How is that for a Christian answer? Aren’t we supposed to share things with others? Try to buy some fuel at midnight!
That was another mystery for me. For a long time I really did not know what to think of that rather snotty reply. Now I think there comes a time that we have to shrug our shoulders and go our own way. “There is a time for everything, a time to be born and a time to die,” says Ecclesiastes, “a time to share and a time to refrain from sharing.” The parable suggests that a day will come when it will be too late to reform society. I think we have reached a point in world development where it is too late to turn the ecological balance in the world, too late to reform the ecclesiastical situation, too late to revamp the economic structures, too late to change the political system. Now matters everywhere have their own inevitable momentum, leading to total chaos and anarchy and to Jesus’ return.
It’s on that note that the parable ends. “While they went to buy, the Bridegroom came, and those who had the extra oil went with him into the marriage feast and the door was shut. Their debt was paid. When the others came, knocked and said, ‘Lord, open up.’ But he said, ‘Sorry, I don’t know you, your debt is not paid.” Suddenly there is a parting of ways, due to debt.
Isn’t that a strange reply? The Lord doesn’t say, “I have never called you, or I have never loved you.” No, he says, “Listen, you have never bothered to get to know me. You never really took the time to seriously find out what I really stand for. You ignored my signature on creation, turning your pious pronouncement of “hallowed be thy name” into a blasphemy. You forgot that to be my follower is to love creation for whose redemption I died. That’s why I now reject you. You followed the commonly accepted, pragmatic way. Sorry, I now don’t know you.”
It’s difficult to learn about God’s Kingdom/Creation. In this age of instant solutions, instant heating and cooling, we expect instant salvation and an instant Jesus. Life doesn’t work that way: a marriage, a faith, a friendship, one’s life in Christ takes a long time maturing. Jesus has come late to give us more opportunity to see what is good and what is bad in this world, so that we can avoid errors later.

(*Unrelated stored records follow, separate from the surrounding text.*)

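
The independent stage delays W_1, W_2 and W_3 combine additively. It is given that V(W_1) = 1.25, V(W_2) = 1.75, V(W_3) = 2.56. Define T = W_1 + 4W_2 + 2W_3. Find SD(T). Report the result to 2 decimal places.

By independence, V(T) = (1)²V(W_1) + (4)²V(W_2) + (2)²V(W_3)
= (1)²·1.25 + (4)²·1.75 + (2)²·2.56 = 39.49
SD(T) = √39.49 ≈ 6.28

6.28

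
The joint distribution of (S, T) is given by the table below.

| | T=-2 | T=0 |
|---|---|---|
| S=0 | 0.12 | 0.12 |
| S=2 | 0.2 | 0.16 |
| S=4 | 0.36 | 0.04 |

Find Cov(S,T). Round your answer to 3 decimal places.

-0.525

E[S] = 2.32,  E[T] = -1.36
E[ST] = -3.68
Cov(S,T) = E[ST] − E[S]E[T] = -3.68 − (2.32)(-1.36) = -0.5248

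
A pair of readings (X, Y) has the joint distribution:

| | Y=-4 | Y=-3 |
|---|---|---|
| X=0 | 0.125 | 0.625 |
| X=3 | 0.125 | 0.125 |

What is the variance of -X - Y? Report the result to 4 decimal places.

1.5000

E[X] = 0.75,  E[Y] = -3.25,  E[XY] = -2.625
Var(X) = 2.25 − (0.75)² = 1.6875;  Var(Y) = 10.75 − (-3.25)² = 0.1875
Cov(X,Y) = -2.625 − (0.75)(-3.25) = -0.1875
Var(-X - Y) = (-1)²·1.6875 + (-1)²·0.1875 + 2·(-1)·(-1)·-0.1875 = 1.5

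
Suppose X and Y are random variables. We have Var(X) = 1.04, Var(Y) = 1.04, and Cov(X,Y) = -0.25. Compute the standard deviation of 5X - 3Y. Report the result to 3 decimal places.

6.547

Var(5X - 3Y) = (5)²·Var(X) + (-3)²·Var(Y) + 2·(5)·(-3)·Cov(X,Y)
= 25·1.04 + 9·1.04 + -30·-0.25 = 42.86
SD(5X - 3Y) = √42.86 ≈ 6.547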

In this late hour of our present civilization, the remaining time is of the utmost essence. How do I utilize this last hour before entering the wedding hall?

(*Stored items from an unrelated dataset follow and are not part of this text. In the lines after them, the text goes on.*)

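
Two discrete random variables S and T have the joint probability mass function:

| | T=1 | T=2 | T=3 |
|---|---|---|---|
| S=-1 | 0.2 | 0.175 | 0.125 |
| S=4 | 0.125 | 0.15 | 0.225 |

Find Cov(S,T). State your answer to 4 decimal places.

0.4375

E[S] = 1.5,  E[T] = 2.025
E[ST] = 3.475
Cov(S,T) = E[ST] − E[S]E[T] = 3.475 − (1.5)(2.025) = 0.4375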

There is a curious word in the last verse of Matthew 5. The Greek word there is teleios, which is translated as ‘perfect: “Be perfect as my Father is perfect.” Of course, we can’t be perfect. But we can be ‘teleios’, of which a better translation is ‘all inclusive’, ‘holistic’, having the ‘telos’ (the Greek word for End) in mind. In everything we do we must contemplate its final destination: will it pollute and so help Satan who wants to destroy creation, or will it help the coming of the Kingdom, the New Creation.’
The parable shows that the End times are different for Christians, requiring a different view on life. We must – the church must- explore ways to understand the creation-killing life style we are engaged in - and which leads to death for all - and try alternatives, so that we can prepare ourselves for Life Eternal.
Perhaps, given the urban world we live in, all we can do is to constantly make an effort to understand what we are doing and have done to God’s earth, try to make amends, and pray for forgiveness where we fail, knowing that Jesus paid the debt and made us free.
“At that time.” We don’t know the day and the hour. But we can read the signs of the times: they are very clear to those who have their eyes open to the happenings out there. The Lord uses such phrases as ‘I come like a thief in the night.’ Revelation too shows the suddenness of the event with civilizations fully engaged in trading and manufacturing.
Be prepared. There will be a time of reckoning when debt does us part, when the wise and the foolish go separate ways.